Он вновь заржал. Констан быстро встал и побежал в сторону автомобиля, чтобы взглянуть на убитых. Сбивший его с ног патрульный крикнул ему и кинулся вслед. На его голос обернулись солдаты и офицеры, но не придали важного значения одному безоружному священнику: лишь скользнули по Дюмелю безынтересным взглядом, оставляя его патрульному, и вновь развернулись к огненной синагоге.
Дюмель остановился перед лежавшими в ряд телами. Все они были мужчины разного возраста, с обожженной, красной, пузырящейся кожей, в разорванных одеждах, окровавленные.
— О, Господи, нет! Нет!!! — Вскричал Дюмель и упал на колени, полными от ужаса глазами глядя на одного из мужчин и подползая к нему, начиная терять самообладание, не веря тому, что видит.
На него смотрел мертвый, навсегда застывший взгляд Луи.
У Луи в роду — еврейские корни, а его родители исповедуют христианство, к которому обратили и сына. Но Луи всегда говорил, что Бог — один, а учения о вере в него могут быть у всех народов разные, что тем не менее никак не влияет на любовь и почитание Его, Единого. Луи одинаково равно уважал еврейские и католические обряды, но выбрал путь Святого Престола.
Они виделись еще лишь дважды. И оба были немногословны.
Что он делал здесь? Зачем пришел? Почему оказался в это время в этом месте?
За что, Господи, за что Ты отнимаешь у меня любимых?! Луи, Жози, Элен… Родители… Лексен…
Констан зарыдал, вцепляясь в пиджак Луи и склоняясь над ним. Он тряс его. Он злился. Он оплакивал. Он ненавидел. Он скорбел.
Он ничего не видел и не слышал вокруг.
Мир сжался до узкого кольца, которое вмещало лишь тело Луи. Его первого настоящего друга. Его первой настоящей любви.

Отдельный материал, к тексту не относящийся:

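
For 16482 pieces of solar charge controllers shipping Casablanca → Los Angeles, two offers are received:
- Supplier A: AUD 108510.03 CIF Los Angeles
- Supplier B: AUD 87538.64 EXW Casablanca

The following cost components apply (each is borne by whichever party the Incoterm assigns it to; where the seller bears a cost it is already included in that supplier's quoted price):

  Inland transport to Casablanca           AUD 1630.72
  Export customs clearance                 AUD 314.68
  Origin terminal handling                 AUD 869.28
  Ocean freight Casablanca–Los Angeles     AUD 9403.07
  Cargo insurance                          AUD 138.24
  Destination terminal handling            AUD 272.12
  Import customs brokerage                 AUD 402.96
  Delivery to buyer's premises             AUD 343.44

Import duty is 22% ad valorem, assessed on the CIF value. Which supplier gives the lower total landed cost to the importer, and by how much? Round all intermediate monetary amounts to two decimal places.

Supplier B is cheaper by AUD 10510.79

Supplier A (CIF):
The CIF price already equals the CIF value: 108510.03
Import duty = 108510.03 × 22% = 23872.21
Buyer bears (A): 272.12 + 402.96 + 343.44 = 1018.52
Landed cost (A) = invoice 108510.03 + 1018.52 + duty 23872.21 = 133400.76
Supplier B (EXW):
CIF value = EXW price + inland to port + export clearance + origin terminal + freight + insurance = 87538.64 + 1630.72 + 314.68 + 869.28 + 9403.07 + 138.24 = 99894.63
Import duty = 99894.63 × 22% = 21976.82
Buyer bears (B): 1630.72 + 314.68 + 869.28 + 9403.07 + 138.24 + 272.12 + 402.96 + 343.44 = 13374.51
Landed cost (B) = invoice 87538.64 + 13374.51 + duty 21976.82 = 122889.97
Difference = |133400.76 − 122889.97| = 10510.79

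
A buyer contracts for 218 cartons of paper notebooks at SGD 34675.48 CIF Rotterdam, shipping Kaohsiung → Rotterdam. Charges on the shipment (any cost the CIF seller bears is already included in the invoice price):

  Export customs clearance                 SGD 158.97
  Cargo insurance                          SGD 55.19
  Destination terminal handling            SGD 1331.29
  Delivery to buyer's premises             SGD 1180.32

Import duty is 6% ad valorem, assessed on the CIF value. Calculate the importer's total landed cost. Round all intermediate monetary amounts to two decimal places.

Total landed cost: SGD 39267.62

CIF: the seller pays costs through ocean freight and marine insurance to the destination port.
Already in the invoice (seller's account under CIF): export clearance, insurance — exclude.
The CIF price already equals the CIF value: 34675.48
Import duty = 34675.48 × 6% = 2080.53
Buyer bears: destination terminal 1331.29 + delivery 1180.32 + duty 2080.53 = 4592.14
Landed cost = invoice 34675.48 + 4592.14 = 39267.62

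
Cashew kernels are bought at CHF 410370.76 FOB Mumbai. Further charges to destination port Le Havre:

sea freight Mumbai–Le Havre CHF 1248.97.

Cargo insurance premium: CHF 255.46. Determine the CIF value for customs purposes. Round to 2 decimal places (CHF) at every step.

CIF = FOB price + freight + insurance
CIF = 410370.76 + 1248.97 + 255.46 = 411875.19

CIF value: CHF 411875.19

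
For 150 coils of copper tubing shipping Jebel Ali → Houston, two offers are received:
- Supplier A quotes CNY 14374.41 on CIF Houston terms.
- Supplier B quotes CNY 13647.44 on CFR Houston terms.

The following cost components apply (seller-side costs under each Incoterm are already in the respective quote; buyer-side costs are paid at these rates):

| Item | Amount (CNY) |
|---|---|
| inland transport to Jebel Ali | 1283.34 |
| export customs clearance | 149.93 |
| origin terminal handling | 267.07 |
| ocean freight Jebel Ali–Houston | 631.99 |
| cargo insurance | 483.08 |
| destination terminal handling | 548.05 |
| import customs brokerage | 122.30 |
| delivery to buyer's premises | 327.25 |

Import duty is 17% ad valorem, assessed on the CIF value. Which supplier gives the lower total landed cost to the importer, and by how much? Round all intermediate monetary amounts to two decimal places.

Supplier B is cheaper by CNY 285.35

Supplier A (CIF):
The CIF price already equals the CIF value: 14374.41
Import duty = 14374.41 × 17% = 2443.65
Buyer bears (A): 548.05 + 122.30 + 327.25 = 997.60
Landed cost (A) = invoice 14374.41 + 997.60 + duty 2443.65 = 17815.66
Supplier B (CFR):
CIF value = CFR price + insurance = 13647.44 + 483.08 = 14130.52
Import duty = 14130.52 × 17% = 2402.19
Buyer bears (B): 483.08 + 548.05 + 122.30 + 327.25 = 1480.68
Landed cost (B) = invoice 13647.44 + 1480.68 + duty 2402.19 = 17530.31
Difference = |17815.66 − 17530.31| = 285.35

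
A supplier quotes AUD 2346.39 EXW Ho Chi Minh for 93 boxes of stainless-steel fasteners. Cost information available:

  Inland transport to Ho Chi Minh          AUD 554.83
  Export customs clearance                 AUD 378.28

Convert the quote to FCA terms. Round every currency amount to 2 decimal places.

FCA price: AUD 3279.50

From EXW to FCA, the seller additionally bears: inland to port, export clearance.
FCA price = 2346.39 + 554.83 + 378.28 = 3279.50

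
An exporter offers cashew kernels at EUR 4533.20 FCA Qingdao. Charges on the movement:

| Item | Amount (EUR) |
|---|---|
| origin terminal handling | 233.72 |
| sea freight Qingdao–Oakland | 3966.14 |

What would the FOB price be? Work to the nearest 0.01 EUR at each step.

FOB price: EUR 4766.92

Not relevant to the conversion: freight — on the buyer under both terms; not part of either seller's price.
From FCA to FOB, the seller additionally bears: origin terminal.
FOB price = 4533.20 + 233.72 = 4766.92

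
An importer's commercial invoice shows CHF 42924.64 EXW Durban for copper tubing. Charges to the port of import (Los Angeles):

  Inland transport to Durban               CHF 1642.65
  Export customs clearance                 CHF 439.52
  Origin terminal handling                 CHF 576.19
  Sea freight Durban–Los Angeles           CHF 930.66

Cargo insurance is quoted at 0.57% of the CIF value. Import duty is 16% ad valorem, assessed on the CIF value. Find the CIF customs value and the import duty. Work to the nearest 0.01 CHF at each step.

Let C be the CIF value. C = EXW price + pre-shipment costs + freight + 0.57% × C
C − 0.57% × C = 42924.64 + 1642.65 + 439.52 + 576.19 + 930.66
0.9943 × C = 46513.66
C = 46513.66 / 0.9943 = 46780.31
Insurance premium = 0.57% × 46780.31 = 266.65
Import duty = 46780.31 × 16% = 7484.85

CIF value: CHF 46780.31; import duty: CHF 7484.85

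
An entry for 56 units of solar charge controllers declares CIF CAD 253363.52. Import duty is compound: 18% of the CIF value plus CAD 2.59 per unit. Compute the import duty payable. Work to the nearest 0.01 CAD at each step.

Import duty: CAD 45750.47

Ad valorem component: 253363.52 × 18% = 45605.43
Specific component: 56 × 2.59 = 145.04
Import duty = 45605.43 + 145.04 = 45750.47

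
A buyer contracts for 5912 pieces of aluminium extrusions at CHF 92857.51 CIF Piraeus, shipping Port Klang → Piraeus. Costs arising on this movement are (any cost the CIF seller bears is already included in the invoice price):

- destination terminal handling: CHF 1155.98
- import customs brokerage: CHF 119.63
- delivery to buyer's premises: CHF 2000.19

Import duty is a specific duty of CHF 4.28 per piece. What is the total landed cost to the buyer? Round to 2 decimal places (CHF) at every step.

Total landed cost: CHF 121436.67

CIF: the seller pays costs through ocean freight and marine insurance to the destination port.
The CIF price already equals the CIF value: 92857.51
Import duty = 5912 × 4.28 = 25303.36
Buyer bears: destination terminal 1155.98 + brokerage 119.63 + delivery 2000.19 + duty 25303.36 = 28579.16
Landed cost = invoice 92857.51 + 28579.16 = 121436.67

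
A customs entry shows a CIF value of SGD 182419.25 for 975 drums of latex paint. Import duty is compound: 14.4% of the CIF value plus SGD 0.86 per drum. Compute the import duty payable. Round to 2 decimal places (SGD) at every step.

Ad valorem component: 182419.25 × 14.4% = 26268.37
Specific component: 975 × 0.86 = 838.50
Import duty = 26268.37 + 838.50 = 27106.87

Import duty: SGD 27106.87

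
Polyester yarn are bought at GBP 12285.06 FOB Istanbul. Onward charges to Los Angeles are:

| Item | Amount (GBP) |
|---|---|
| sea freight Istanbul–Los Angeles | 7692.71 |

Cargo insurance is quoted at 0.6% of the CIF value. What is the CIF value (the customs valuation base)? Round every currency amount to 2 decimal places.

Let C be the CIF value. C = FOB price + freight + 0.6% × C
C − 0.6% × C = 12285.06 + 7692.71
0.994 × C = 19977.77
C = 19977.77 / 0.994 = 20098.36
Insurance premium = 0.6% × 20098.36 = 120.59

CIF value: GBP 20098.36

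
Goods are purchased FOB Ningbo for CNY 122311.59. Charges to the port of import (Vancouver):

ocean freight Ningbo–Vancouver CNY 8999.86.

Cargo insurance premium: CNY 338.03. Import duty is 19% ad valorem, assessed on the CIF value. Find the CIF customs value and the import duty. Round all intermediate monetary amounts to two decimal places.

CIF = FOB price + freight + insurance
CIF = 122311.59 + 8999.86 + 338.03 = 131649.48
Import duty = 131649.48 × 19% = 25013.40

CIF value: CNY 131649.48; import duty: CNY 25013.40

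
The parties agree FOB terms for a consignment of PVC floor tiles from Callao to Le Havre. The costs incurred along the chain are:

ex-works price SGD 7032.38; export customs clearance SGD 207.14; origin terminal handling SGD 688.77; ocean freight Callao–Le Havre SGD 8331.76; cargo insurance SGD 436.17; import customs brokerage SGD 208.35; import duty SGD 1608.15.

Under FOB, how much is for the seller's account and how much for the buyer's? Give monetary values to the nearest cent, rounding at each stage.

Seller: SGD 7928.29; buyer: SGD 10584.43

FOB: the seller bears costs until goods are on board at the origin port; the buyer bears freight, insurance and all costs thereafter.
Seller's account: goods 7032.38 + export clearance 207.14 + origin terminal 688.77 = 7928.29
Buyer's account: freight 8331.76 + insurance 436.17 + brokerage 208.35 + duty 1608.15 = 10584.43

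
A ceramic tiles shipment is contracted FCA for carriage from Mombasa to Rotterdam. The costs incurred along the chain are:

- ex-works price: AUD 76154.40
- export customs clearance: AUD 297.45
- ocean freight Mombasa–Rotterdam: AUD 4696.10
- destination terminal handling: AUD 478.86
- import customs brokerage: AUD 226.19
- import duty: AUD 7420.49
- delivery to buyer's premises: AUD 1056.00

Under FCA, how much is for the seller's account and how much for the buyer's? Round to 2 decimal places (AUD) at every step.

Seller: AUD 76451.85; buyer: AUD 13877.64

FCA: the seller delivers export-cleared goods to the carrier; the buyer bears costs from that point.
Seller's account: goods 76154.40 + export clearance 297.45 = 76451.85
Buyer's account: freight 4696.10 + destination terminal 478.86 + brokerage 226.19 + duty 7420.49 + delivery 1056.00 = 13877.64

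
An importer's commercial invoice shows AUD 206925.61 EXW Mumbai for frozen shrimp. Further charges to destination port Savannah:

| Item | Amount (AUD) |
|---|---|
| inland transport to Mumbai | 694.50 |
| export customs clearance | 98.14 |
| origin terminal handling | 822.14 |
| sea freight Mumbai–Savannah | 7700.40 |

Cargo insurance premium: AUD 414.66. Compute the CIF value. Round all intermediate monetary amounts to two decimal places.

CIF = EXW price + pre-shipment costs + freight + insurance
CIF = 206925.61 + 694.50 + 98.14 + 822.14 + 7700.40 + 414.66 = 216655.45

CIF value: AUD 216655.45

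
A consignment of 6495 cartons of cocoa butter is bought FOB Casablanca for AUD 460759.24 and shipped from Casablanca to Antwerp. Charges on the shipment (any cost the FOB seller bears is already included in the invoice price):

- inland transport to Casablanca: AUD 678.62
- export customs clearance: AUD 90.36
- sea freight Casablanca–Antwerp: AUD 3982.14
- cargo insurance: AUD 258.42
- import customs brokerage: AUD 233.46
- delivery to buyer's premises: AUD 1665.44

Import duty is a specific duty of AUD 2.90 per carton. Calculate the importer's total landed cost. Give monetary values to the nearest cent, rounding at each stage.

FOB: the seller bears costs until goods are on board at the origin port; the buyer bears freight, insurance and all costs thereafter.
Already in the invoice (seller's account under FOB): inland to port, export clearance — exclude.
CIF value = FOB price + freight + insurance = 460759.24 + 3982.14 + 258.42 = 464999.80
Import duty = 6495 × 2.90 = 18835.50
Buyer bears: freight 3982.14 + insurance 258.42 + brokerage 233.46 + delivery 1665.44 + duty 18835.50 = 24974.96
Landed cost = invoice 460759.24 + 24974.96 = 485734.20

Total landed cost: AUD 485734.20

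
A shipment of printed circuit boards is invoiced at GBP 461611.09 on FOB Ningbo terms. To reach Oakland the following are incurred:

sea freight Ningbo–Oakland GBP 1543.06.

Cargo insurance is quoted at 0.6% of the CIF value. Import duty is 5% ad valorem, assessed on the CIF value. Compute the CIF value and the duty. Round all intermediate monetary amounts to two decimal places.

CIF value: GBP 465949.85; import duty: GBP 23297.49

Let C be the CIF value. C = FOB price + freight + 0.6% × C
C − 0.6% × C = 461611.09 + 1543.06
0.994 × C = 463154.15
C = 463154.15 / 0.994 = 465949.85
Insurance premium = 0.6% × 465949.85 = 2795.70
Import duty = 465949.85 × 5% = 23297.49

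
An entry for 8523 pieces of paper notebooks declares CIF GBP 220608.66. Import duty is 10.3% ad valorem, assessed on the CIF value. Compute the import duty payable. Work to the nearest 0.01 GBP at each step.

Import duty: GBP 22722.69

Import duty = 220608.66 × 10.3% = 22722.69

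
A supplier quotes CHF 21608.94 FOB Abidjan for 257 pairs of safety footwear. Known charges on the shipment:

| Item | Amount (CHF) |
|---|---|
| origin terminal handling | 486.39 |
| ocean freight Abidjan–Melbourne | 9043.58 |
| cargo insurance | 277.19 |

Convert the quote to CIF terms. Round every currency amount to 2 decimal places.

CIF price: CHF 30929.71

Not relevant to the conversion: origin terminal — on the seller under both FOB and CIF; already in the FOB price and stays in the CIF price.
From FOB to CIF, the seller additionally bears: freight, insurance.
CIF price = 21608.94 + 9043.58 + 277.19 = 30929.71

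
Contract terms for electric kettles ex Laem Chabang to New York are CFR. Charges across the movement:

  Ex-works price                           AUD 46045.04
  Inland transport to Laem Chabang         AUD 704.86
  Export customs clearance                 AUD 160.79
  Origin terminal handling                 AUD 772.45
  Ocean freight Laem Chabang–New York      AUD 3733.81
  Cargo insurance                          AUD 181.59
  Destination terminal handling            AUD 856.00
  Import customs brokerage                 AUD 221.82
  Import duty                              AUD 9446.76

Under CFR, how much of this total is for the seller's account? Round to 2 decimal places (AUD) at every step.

Seller's account: AUD 51416.95

CFR: the seller pays costs through ocean freight to the destination port, but not insurance.
Seller's account: goods 46045.04 + inland to port 704.86 + export clearance 160.79 + origin terminal 772.45 + freight 3733.81 = 51416.95
Buyer's account: insurance 181.59 + destination terminal 856.00 + brokerage 221.82 + duty 9446.76 = 10706.17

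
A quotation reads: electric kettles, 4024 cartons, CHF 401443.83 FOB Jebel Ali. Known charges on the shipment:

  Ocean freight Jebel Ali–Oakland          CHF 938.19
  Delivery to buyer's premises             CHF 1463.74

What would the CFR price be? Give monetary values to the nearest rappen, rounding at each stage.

Not relevant to the conversion: delivery — on the buyer under both terms; not part of either seller's price.
From FOB to CFR, the seller additionally bears: freight.
CFR price = 401443.83 + 938.19 = 402382.02

CFR price: CHF 402382.02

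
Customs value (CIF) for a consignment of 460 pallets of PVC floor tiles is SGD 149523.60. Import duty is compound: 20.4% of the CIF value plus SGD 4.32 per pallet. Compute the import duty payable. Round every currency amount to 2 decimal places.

Import duty: SGD 32490.01

Ad valorem component: 149523.60 × 20.4% = 30502.81
Specific component: 460 × 4.32 = 1987.20
Import duty = 30502.81 + 1987.20 = 32490.01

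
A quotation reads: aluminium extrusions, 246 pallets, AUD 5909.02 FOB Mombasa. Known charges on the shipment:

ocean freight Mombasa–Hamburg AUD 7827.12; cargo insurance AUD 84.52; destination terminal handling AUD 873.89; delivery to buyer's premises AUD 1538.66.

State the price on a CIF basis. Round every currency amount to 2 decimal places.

CIF price: AUD 13820.66

Not relevant to the conversion: destination terminal, delivery — on the buyer under both terms; not part of either seller's price.
From FOB to CIF, the seller additionally bears: freight, insurance.
CIF price = 5909.02 + 7827.12 + 84.52 = 13820.66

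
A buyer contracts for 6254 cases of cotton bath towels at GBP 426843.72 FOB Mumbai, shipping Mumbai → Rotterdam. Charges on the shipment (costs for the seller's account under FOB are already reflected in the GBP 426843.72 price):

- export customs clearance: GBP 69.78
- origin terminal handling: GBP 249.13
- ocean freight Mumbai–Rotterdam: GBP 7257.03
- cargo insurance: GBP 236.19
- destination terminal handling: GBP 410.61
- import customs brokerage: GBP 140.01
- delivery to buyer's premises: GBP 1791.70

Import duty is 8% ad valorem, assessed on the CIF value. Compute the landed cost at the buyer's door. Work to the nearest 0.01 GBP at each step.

Total landed cost: GBP 471426.22

FOB: the seller bears costs until goods are on board at the origin port; the buyer bears freight, insurance and all costs thereafter.
Already in the invoice (seller's account under FOB): export clearance, origin terminal — exclude.
CIF value = FOB price + freight + insurance = 426843.72 + 7257.03 + 236.19 = 434336.94
Import duty = 434336.94 × 8% = 34746.96
Buyer bears: freight 7257.03 + insurance 236.19 + destination terminal 410.61 + brokerage 140.01 + delivery 1791.70 + duty 34746.96 = 44582.50
Landed cost = invoice 426843.72 + 44582.50 = 471426.22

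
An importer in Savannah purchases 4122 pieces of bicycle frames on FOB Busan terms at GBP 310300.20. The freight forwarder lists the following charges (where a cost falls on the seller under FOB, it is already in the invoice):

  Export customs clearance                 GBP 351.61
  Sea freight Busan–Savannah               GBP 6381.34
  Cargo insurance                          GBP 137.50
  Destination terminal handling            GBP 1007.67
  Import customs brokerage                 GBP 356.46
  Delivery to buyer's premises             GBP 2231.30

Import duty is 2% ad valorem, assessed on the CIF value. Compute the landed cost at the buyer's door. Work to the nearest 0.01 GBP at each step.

FOB: the seller bears costs until goods are on board at the origin port; the buyer bears freight, insurance and all costs thereafter.
Already in the invoice (seller's account under FOB): export clearance — exclude.
CIF value = FOB price + freight + insurance = 310300.20 + 6381.34 + 137.50 = 316819.04
Import duty = 316819.04 × 2% = 6336.38
Buyer bears: freight 6381.34 + insurance 137.50 + destination terminal 1007.67 + brokerage 356.46 + delivery 2231.30 + duty 6336.38 = 16450.65
Landed cost = invoice 310300.20 + 16450.65 = 326750.85

Total landed cost: GBP 326750.85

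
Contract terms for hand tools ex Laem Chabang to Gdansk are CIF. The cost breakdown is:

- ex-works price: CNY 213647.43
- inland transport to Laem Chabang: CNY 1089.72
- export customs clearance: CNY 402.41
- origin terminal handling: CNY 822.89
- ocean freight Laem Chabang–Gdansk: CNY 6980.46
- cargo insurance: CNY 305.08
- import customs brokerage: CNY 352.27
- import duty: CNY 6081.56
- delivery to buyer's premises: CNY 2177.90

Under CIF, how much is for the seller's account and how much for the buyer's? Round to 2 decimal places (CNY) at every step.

Seller: CNY 223247.99; buyer: CNY 8611.73

CIF: the seller pays costs through ocean freight and marine insurance to the destination port.
Seller's account: goods 213647.43 + inland to port 1089.72 + export clearance 402.41 + origin terminal 822.89 + freight 6980.46 + insurance 305.08 = 223247.99
Buyer's account: brokerage 352.27 + duty 6081.56 + delivery 2177.90 = 8611.73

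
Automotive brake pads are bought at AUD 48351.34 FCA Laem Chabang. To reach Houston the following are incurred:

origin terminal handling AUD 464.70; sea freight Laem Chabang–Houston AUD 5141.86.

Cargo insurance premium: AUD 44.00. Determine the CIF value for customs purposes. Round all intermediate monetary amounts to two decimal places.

CIF value: AUD 54001.90

CIF = FCA price + pre-shipment costs + freight + insurance
CIF = 48351.34 + 464.70 + 5141.86 + 44.00 = 54001.90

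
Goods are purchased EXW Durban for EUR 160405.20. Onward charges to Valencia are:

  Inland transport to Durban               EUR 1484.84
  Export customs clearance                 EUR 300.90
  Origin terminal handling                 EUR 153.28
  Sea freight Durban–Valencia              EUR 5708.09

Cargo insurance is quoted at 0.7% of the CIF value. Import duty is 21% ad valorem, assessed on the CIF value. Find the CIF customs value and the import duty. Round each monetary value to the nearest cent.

Let C be the CIF value. C = EXW price + pre-shipment costs + freight + 0.7% × C
C − 0.7% × C = 160405.20 + 1484.84 + 300.90 + 153.28 + 5708.09
0.993 × C = 168052.31
C = 168052.31 / 0.993 = 169236.97
Insurance premium = 0.7% × 169236.97 = 1184.66
Import duty = 169236.97 × 21% = 35539.76

CIF value: EUR 169236.97; import duty: EUR 35539.76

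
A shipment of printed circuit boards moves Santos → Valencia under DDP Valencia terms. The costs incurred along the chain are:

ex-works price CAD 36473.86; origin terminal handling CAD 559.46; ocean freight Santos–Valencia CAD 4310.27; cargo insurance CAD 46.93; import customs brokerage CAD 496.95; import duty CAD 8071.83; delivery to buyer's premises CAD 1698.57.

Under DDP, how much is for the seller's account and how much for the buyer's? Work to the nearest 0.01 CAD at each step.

DDP: the seller bears all costs including import duty.
Seller's account: goods 36473.86 + origin terminal 559.46 + freight 4310.27 + insurance 46.93 + brokerage 496.95 + duty 8071.83 + delivery 1698.57 = 51657.87
Buyer's account: 0.00

Seller: CAD 51657.87; buyer: CAD 0.00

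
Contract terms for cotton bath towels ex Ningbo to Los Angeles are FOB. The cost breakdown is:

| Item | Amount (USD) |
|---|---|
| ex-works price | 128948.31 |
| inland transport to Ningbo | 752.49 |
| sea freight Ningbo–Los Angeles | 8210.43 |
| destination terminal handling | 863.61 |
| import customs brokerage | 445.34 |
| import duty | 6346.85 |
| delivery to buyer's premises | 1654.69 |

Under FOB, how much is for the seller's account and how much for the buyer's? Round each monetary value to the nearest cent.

FOB: the seller bears costs until goods are on board at the origin port; the buyer bears freight, insurance and all costs thereafter.
Seller's account: goods 128948.31 + inland to port 752.49 = 129700.80
Buyer's account: freight 8210.43 + destination terminal 863.61 + brokerage 445.34 + duty 6346.85 + delivery 1654.69 = 17520.92

Seller: USD 129700.80; buyer: USD 17520.92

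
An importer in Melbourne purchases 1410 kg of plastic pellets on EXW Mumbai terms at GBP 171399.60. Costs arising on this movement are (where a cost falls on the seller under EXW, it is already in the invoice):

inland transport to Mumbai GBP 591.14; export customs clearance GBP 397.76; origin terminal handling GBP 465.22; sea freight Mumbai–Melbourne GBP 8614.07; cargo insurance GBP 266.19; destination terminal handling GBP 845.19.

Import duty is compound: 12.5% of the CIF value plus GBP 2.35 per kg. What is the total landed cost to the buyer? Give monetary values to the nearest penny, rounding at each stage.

EXW: the seller makes goods available at their premises; the buyer bears all onward costs.
CIF value = EXW price + inland to port + export clearance + origin terminal + freight + insurance = 171399.60 + 591.14 + 397.76 + 465.22 + 8614.07 + 266.19 = 181733.98
Ad valorem component: 181733.98 × 12.5% = 22716.75
Specific component: 1410 × 2.35 = 3313.50
Import duty = 22716.75 + 3313.50 = 26030.25
Buyer bears: inland to port 591.14 + export clearance 397.76 + origin terminal 465.22 + freight 8614.07 + insurance 266.19 + destination terminal 845.19 + duty 26030.25 = 37209.82
Landed cost = invoice 171399.60 + 37209.82 = 208609.42

Total landed cost: GBP 208609.42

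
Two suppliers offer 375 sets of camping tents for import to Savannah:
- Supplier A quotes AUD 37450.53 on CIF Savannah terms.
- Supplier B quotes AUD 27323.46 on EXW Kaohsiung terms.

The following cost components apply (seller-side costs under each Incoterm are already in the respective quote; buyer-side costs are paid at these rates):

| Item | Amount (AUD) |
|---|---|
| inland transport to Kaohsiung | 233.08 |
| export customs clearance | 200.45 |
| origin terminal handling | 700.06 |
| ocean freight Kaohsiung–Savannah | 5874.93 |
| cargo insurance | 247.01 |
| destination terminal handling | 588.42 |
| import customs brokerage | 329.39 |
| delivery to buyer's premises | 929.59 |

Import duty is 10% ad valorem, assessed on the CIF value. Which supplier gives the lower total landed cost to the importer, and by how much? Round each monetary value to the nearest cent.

Supplier B is cheaper by AUD 3158.69

Supplier A (CIF):
The CIF price already equals the CIF value: 37450.53
Import duty = 37450.53 × 10% = 3745.05
Buyer bears (A): 588.42 + 329.39 + 929.59 = 1847.40
Landed cost (A) = invoice 37450.53 + 1847.40 + duty 3745.05 = 43042.98
Supplier B (EXW):
CIF value = EXW price + inland to port + export clearance + origin terminal + freight + insurance = 27323.46 + 233.08 + 200.45 + 700.06 + 5874.93 + 247.01 = 34578.99
Import duty = 34578.99 × 10% = 3457.90
Buyer bears (B): 233.08 + 200.45 + 700.06 + 5874.93 + 247.01 + 588.42 + 329.39 + 929.59 = 9102.93
Landed cost (B) = invoice 27323.46 + 9102.93 + duty 3457.90 = 39884.29
Difference = |43042.98 − 39884.29| = 3158.69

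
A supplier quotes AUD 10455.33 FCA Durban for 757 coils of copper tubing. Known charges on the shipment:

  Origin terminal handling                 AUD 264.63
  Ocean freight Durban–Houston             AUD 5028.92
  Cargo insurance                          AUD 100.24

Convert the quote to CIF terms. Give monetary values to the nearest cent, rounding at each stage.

From FCA to CIF, the seller additionally bears: origin terminal, freight, insurance.
CIF price = 10455.33 + 264.63 + 5028.92 + 100.24 = 15849.12

CIF price: AUD 15849.12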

Кто-то сзади с силой обхватил его за шею, сдавливая горло, словно пытаясь задушить. Дюмель вцепился в руки неприятеля. Его грубо оттащили от тела, волоча по тротуару. Он вырывался и тянулся к Луи.
Он не ошибся. Ему не показалось. К своему великому горю, чудовищной потере он был уверен: это был Луи, его лучший Луи.
И он мертв.
Констан задрал лицо кверху. И увидел искаженное в злобе лицо француза-патрульного. Тот разжал руки и с силой ударил ладонью по лицу Дюмеля. Голова Констана резко откинулась вниз, он больно ударился затылком о землю, перед глазами помутнело. Из груди вырвался стон, полный отчаяния, боли и скорби.
Патрульный подозвал второго. Вдвоем они рывком подняли Констана на ноги и, врезав ему кулаком в поддых, поволокли к немецкому офицеру. Тот смерил Дюмеля презрительным взглядом, что-то лениво сказал патрульным, вздохнув, и безразлично махнул рукой.
— Тебе повезло! Вали давай! Или пристрелю на месте! — рыкнул на Констана первый патрульный, опуская руки.